Паутина измен - стр. 21
— Доченька, тебе не вкусно? Давай я подогрею что-нибудь другое. Там есть овощное рагу, — мама волнуется за меня, старается угодить. Мне приятна такая забота, хоть кому-то стало до меня не все равно. Но тошнота подбирается к горлу, и я откладываю вилку в сторону, мотая головой.
— Нет, мам, аппетита совсем нет, — прикладываю руку к губам, ощущая сильную тошноту.
— Детка, у тебя наверно токсикоз.
Наверно. Или на нервной почве организм стал буйствовать, что очень сильно расстраивает.
— Женщины, — гаркает отец, — Не портите аппетит. Обсуждайте свои женские штучки вне стола.
И так всегда. Если отцу что-то не нравится, он обязательно об этом скажет, и укажет тебе свое место. Мне обидно, что он говорит о моем состоянии, как о чем-то, что его не касается. А ведь он отец... Разве папы не любят своих девочек?.. Разве они не заботятся о своих дочках, как о принцессах?...
— Спасибо за ужин, я поеду, — коротко улыбаюсь, чтобы не обидеть мать. Она все же старалась.
— Нет, ты никуда не поедешь, — он снова повышает голос. И венка на моей шее начинает пульсировать, так сильно я стрессую, — Во-первых, мы не поговорили, а во-вторых, тебя заберет Андрей. Я позвонил ему.
Досадно стону, больше не сдерживая себя. Откидываю салфетку, что лежит на коленях, в сторону. Вскакиваю, отчего ножки стула противно скрипят о кафельный пол. Отец замирает, вопросительно смотря на меня.
— И что это за закидон сейчас был?
— Зачем ты ему позвонил? — начинаю повышать голос. Вижу боковым зрением, как мама опускает голову. Сейчас будет разбор полетов.
— Потому что он твой муж! И пусть он тебя забирает из отчего дома, как полагается в нормальной семье.
От его слов меня пробирает истерика, смахиваю слезы в уголках глаз. Так сильно я давно не смеялась.
— Какая еще нормальная семья? Ты себя слышишь? Отец тиран, мать прислуга, муж изменщик. Вы тут все с ума посходили?

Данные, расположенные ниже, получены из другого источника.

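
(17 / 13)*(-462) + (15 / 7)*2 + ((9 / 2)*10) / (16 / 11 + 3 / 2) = -53202 / 91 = -584.64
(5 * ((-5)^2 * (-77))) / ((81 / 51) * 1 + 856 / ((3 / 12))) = -32725 / 11647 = -2.81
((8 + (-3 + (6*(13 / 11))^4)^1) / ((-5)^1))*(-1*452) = 16763893972 / 73205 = 228999.30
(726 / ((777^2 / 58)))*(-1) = -14036 / 201243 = -0.07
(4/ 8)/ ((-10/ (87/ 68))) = -87/ 1360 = -0.06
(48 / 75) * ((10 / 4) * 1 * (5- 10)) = -8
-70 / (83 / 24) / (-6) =3.37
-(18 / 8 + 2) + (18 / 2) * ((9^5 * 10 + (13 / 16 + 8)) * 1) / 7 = 85031353 / 112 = 759208.51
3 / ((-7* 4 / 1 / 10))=-15 / 14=-1.07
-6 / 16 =-3 / 8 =-0.38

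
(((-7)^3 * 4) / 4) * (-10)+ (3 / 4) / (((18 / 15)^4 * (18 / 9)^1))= 11854705 / 3456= 3430.18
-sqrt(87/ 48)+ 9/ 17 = 9/ 17 - sqrt(29)/ 4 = -0.82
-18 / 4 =-9 / 2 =-4.50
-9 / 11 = -0.82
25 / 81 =0.31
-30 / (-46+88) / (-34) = 5 / 238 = 0.02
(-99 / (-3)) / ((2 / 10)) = 165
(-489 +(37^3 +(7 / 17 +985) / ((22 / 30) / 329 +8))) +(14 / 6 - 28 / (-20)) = 506439425852 / 10070205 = 50290.88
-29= -29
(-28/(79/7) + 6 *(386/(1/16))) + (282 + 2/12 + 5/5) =17697589/474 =37336.69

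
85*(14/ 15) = 238/ 3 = 79.33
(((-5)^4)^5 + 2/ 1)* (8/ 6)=127156575520836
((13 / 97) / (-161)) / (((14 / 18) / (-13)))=0.01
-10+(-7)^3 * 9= -3097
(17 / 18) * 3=17 / 6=2.83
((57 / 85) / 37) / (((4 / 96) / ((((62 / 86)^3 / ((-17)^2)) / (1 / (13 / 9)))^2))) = 0.00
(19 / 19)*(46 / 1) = 46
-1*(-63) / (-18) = -7 / 2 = -3.50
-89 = -89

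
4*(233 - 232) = 4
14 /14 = 1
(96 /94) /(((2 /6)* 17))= 144 /799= 0.18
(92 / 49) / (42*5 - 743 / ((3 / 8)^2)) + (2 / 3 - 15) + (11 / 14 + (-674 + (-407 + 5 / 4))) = -1093.30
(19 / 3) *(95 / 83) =1805 / 249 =7.25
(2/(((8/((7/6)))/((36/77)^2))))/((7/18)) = 972/5929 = 0.16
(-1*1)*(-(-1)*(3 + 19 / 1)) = -22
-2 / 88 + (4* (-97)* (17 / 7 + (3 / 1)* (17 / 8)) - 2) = -1052685 / 308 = -3417.81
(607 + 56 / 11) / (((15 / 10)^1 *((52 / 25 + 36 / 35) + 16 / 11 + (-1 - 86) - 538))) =-2356550 / 3583023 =-0.66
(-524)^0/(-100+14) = -1/86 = -0.01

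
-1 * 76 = -76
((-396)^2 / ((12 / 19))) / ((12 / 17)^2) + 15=1993293 / 4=498323.25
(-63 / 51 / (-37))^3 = 0.00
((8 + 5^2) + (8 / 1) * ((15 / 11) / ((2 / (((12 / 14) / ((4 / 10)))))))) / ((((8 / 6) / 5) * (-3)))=-17205 / 308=-55.86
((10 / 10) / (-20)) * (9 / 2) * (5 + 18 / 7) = -477 / 280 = -1.70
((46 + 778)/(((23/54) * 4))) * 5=55620/23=2418.26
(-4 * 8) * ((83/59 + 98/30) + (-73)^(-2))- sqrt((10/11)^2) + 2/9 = -23382859964/155633445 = -150.24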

Я очень сильно повышаю свой голос, замечая как багровеет отцовское лицо. Мне стыдно, что я задела маму, но по факту, я сказала правду. Она пресмыкается перед отцом уже двадцать три года. Она живет по его правилам, все делает по его указке. И мне жаль, что она не знает, что такое свобода. Андрей мне давал больше свободы, чем отец. Но все равно контролировал меня. Не разрешал работать. Ну как не разрешал... Приводил доводы, как мне казалось на тот момент, обоснованные, почему я не должна работать. Это сейчас я понимаю, что он просто манипулировал. Тогда же я думала это была забота. Ох, как много открытий в моей жизни произошло за такой короткий промежуток.
— Ева! — он ударяет по столу, — Ты переходишь все границы разумного! Сейчас же закрой рот!
— Нет, — не раздумывая, перечу ему.
Он вскипает, рычит. С грохотом поднимается, ставя пальцы ладоней на стол. От веса его тела, пальцы белеют.
— Хамка! — кричит, — Кем ты себя возомнила? — он подходит ближе.
Я не успеваю отреагировать, как тяжелая ладонь приземляется на мою белую нежную кожу щеки. Вздрагиваю, осознавая, что отец меня ударил. Голова отлетает немного вбок от силы удара. Сбоку слышу возглас матери. Слезы тут же катятся вниз. Это унизительно, это больно. Это адски несправедливо.
— Что здесь происходит? — слева от меня слышится рык.
Я не знаю, как он здесь оказался, как он зашел в дом. Но я вижу Андрея в ярости. Он стоит у входа в зал, в идеально выглаженном темно-синем костюме, черная рубашка распахнута сверху, оголяя волосатую мощную грудь, где слегка виднеется золотая цепочка с крестиком. Поднимаю заплаканное лицо и смотрю на мужа. Почти бывшего мужа.